Secondly, rich metadata tooling comes for cheap as metadata and data lineage do not have to be inferred as they are "programmed" in the specifications.
We were very successful with our approach within GBI and published our scheduler -- Schedoscope -- and metadata management tool -- Metascope -- as open-source software (http://schedoscope.org).
However, there is a new challenge: even more agility!
Integrating data sources continuously, we need to scale up cluster capacity quickly, which is difficult if you follow traditional corporate hardware purchase processes and rather coarse-grained. Elastic scaling in the cloud becomes more and more reasonable. Also, more and more data comes in form of streams instead of batches: information should be become available near real-time and not in batches once a day.
The problem is that Schedoscope's declarative specification of operational data semantics does not translate naturally to a world of data streams: Surely, information about data structure, dependencies, and logic are still relevant for documenting and understanding data stream processing pipelines as well. However, finite time job scheduling is no longer relevant as data stream processing pipelines run continuously.
Questions of interest are rather:
How to deploy and scale stream processing pipelines elastically on cloud infrastructure without much operations overhead?
How to modify already running pipelines?
How to monitor them?
Essentially: what would a semantic description of data streams look like that could serve as basis for dealing with those questions?

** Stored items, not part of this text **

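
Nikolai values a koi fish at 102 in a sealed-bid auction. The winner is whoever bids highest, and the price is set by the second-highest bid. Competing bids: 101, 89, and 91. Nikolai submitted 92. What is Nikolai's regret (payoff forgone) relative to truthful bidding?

The highest competing bid is 101.
Bidding truthfully at 102: Nikolai has the top bid, wins, and pays the second-highest bid 101. Payoff = 102 − 101 = 1.
Bidding 92: the top bid is 101 (a rival), so Nikolai loses. Payoff = 0.
Regret = truthful payoff − actual payoff = 1 − 0 = 1.
Deviating from a truthful bid can only lose payoff in a second-price auction — never gain.

Payoff forgone: 1.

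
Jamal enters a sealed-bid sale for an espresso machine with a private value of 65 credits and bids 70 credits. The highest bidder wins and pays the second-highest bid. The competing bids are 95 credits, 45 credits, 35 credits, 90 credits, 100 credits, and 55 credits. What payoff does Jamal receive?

Jamal's payoff: 0 credits.

Highest competing bid: 100 credits.
Jamal's bid 70 credits is not the highest, so Jamal loses, pays nothing, and earns zero payoff.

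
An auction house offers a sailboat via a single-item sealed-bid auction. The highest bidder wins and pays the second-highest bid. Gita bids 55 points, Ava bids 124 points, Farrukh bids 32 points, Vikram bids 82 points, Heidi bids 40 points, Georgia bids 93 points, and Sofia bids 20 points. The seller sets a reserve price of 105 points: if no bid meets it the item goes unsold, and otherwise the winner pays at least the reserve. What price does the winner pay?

Ordered from highest: Ava 124 points, then Georgia 93 points, then Vikram 82 points, then Gita 55 points, then Heidi 40 points, then Farrukh 32 points, then Sofia 20 points.
Ava has the highest bid, so Ava wins.
The second-highest bid is 93 points, but the reserve 105 points is higher, so the price is the reserve.

Price paid: 105 points.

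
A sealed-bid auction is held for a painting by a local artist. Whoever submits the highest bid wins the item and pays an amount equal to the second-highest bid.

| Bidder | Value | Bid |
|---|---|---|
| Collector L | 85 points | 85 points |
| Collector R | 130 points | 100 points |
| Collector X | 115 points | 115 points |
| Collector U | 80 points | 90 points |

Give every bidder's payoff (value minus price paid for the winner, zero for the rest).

Sorted high to low: Collector X 115 points, then Collector R 100 points, then Collector U 90 points, then Collector L 85 points.
Collector X has the top bid and wins; the price is the second-highest bid, 100 points.
Collector X's payoff = 115 points − 100 points = 15 points. All other bidders lose, so their payoff is 0.

Payoffs: Collector L 0 points, Collector R 0 points, Collector X 15 points, Collector U 0 points.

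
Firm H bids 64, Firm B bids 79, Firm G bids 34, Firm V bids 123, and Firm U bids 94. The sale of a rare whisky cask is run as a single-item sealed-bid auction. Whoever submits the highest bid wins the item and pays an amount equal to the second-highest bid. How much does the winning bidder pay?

Price paid: 94.

Bids in descending order: Firm V 123; Firm U 94; Firm B 79; Firm H 64; Firm G 34.
Firm V has the highest bid, so Firm V wins.
The second-highest bid is 94, so that is what Firm V pays.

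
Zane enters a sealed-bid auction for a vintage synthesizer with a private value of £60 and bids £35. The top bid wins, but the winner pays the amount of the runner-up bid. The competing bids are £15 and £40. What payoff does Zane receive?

Highest competing bid: £40.
Zane's bid £35 is not the highest, so Zane loses, pays nothing, and earns zero payoff.

Payoff = £0.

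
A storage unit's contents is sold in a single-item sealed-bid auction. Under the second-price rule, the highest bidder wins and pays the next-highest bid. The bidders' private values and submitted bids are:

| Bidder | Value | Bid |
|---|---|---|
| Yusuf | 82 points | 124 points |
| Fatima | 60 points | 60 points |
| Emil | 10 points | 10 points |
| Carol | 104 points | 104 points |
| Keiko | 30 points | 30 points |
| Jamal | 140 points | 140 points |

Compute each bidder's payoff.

Yusuf 0 points, Fatima 0 points, Emil 0 points, Carol 0 points, Keiko 0 points, Jamal 16 points.

Bids in descending order: Jamal 140 points, then Yusuf 124 points, then Carol 104 points, then Fatima 60 points, then Keiko 30 points, then Emil 10 points.
Jamal has the top bid and wins; the price is the second-highest bid, 124 points.
Jamal's payoff = 140 points − 124 points = 16 points. All other bidders lose, so their payoff is 0.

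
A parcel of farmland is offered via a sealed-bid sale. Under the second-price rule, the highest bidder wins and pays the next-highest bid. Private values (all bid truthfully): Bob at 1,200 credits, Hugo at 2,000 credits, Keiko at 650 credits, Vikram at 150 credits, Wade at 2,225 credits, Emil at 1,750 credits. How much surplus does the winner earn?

Ordered from highest: Wade 2,225 credits; Hugo 2,000 credits; Emil 1,750 credits; Bob 1,200 credits; Keiko 650 credits; Vikram 150 credits.
Wade wins with the top bid and pays the second-highest, 2,000 credits.
Surplus = 2,225 credits − 2,000 credits = 225 credits.

Winner's surplus: 225 credits.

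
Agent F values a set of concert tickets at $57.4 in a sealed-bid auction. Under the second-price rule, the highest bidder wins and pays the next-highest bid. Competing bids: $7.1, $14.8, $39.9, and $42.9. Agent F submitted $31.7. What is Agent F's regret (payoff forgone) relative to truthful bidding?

The highest competing bid is $42.9.
Bidding truthfully at $57.4: Agent F has the top bid, wins, and pays the second-highest bid $42.9. Payoff = $57.4 − $42.9 = $14.5.
Bidding $31.7: the top bid is $42.9 (a rival), so Agent F loses. Payoff = $0.0.
Regret = truthful payoff − actual payoff = $14.5 − $0.0 = $14.5.

Regret: $14.5.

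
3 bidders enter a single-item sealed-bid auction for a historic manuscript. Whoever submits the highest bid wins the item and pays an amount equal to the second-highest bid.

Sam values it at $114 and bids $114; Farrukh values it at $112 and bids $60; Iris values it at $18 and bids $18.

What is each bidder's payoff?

Sam $54, Farrukh $0, Iris $0.

Bids in descending order: Sam $114 > Farrukh $60 > Iris $18.
Sam has the top bid and wins; the price is the second-highest bid, $60.
Sam's payoff = $114 − $60 = $54. All other bidders lose, so their payoff is 0.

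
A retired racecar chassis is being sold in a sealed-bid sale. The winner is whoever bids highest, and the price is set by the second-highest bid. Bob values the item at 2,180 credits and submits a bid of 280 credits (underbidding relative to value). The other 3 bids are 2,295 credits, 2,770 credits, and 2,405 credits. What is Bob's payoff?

Highest competing bid: 2,770 credits.
Bob's bid 280 credits is not the highest, so Bob loses, pays nothing, and earns zero payoff.

Bob's payoff: 0 credits.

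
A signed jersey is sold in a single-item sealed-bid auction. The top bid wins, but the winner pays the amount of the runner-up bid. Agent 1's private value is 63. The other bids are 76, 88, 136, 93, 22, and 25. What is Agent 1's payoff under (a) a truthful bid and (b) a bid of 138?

(a) 0  (b) -73

The highest competing bid is 136.
Bidding truthfully at 63: the top bid is 136 (a rival), so Agent 1 loses. Payoff = 0.
Bidding 138: Agent 1 has the top bid, wins, and pays the second-highest bid 136. Payoff = 63 − 136 = -73.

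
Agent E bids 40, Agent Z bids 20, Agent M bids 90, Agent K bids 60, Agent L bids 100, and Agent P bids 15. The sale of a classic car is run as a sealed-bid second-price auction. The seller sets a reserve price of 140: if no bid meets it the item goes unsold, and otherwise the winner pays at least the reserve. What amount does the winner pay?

Bids in descending order: Agent L 100; Agent M 90; Agent K 60; Agent E 40; Agent Z 20; Agent P 15.
The top bid 100 is below the reserve 140, so the item goes unsold and nothing is paid.

unsold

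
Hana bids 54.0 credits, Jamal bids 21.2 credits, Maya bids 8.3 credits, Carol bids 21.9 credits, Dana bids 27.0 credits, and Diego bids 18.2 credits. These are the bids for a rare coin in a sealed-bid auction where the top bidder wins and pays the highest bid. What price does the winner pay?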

What are your expectations about Semantics 2017 in Amsterdam?
I am looking forward to Semantics 2017 for stimulative input to these questions. Beyond our use cases at GBI outlined above: I think it is interesting to review tools and techniques from knowledge representation and "Semantic Web" with regard to how they apply near real-time streaming data more and more trespassing into formerly relatively static databases and batch job territory.
You work a lot in open source projects, doesn’t that interfere with the ambitions of Otto to be a unique company?
The simple answer is: no!
Schedoscope and Metascope are generic tools not tied to retail use cases. We are not competing with other companies in terms of tools but in terms of building great online retail experiences. Our ability to do this is mostly determined by the engineering talent in our company and not so much by the tools used.
As probably every larger company will be telling you, it has become difficult to acquire talent in sufficient numbers from the current job market. The traditional pitch for open-sourcing software has been that you might get engineering work done by people outside your organization. Much more, however, have we found that a full shopping window of interesting open-source software constitutes a great recruiting tool bringing Otto on the radar of scarce talent that before would have never considered Otto the great place to work at that it really is.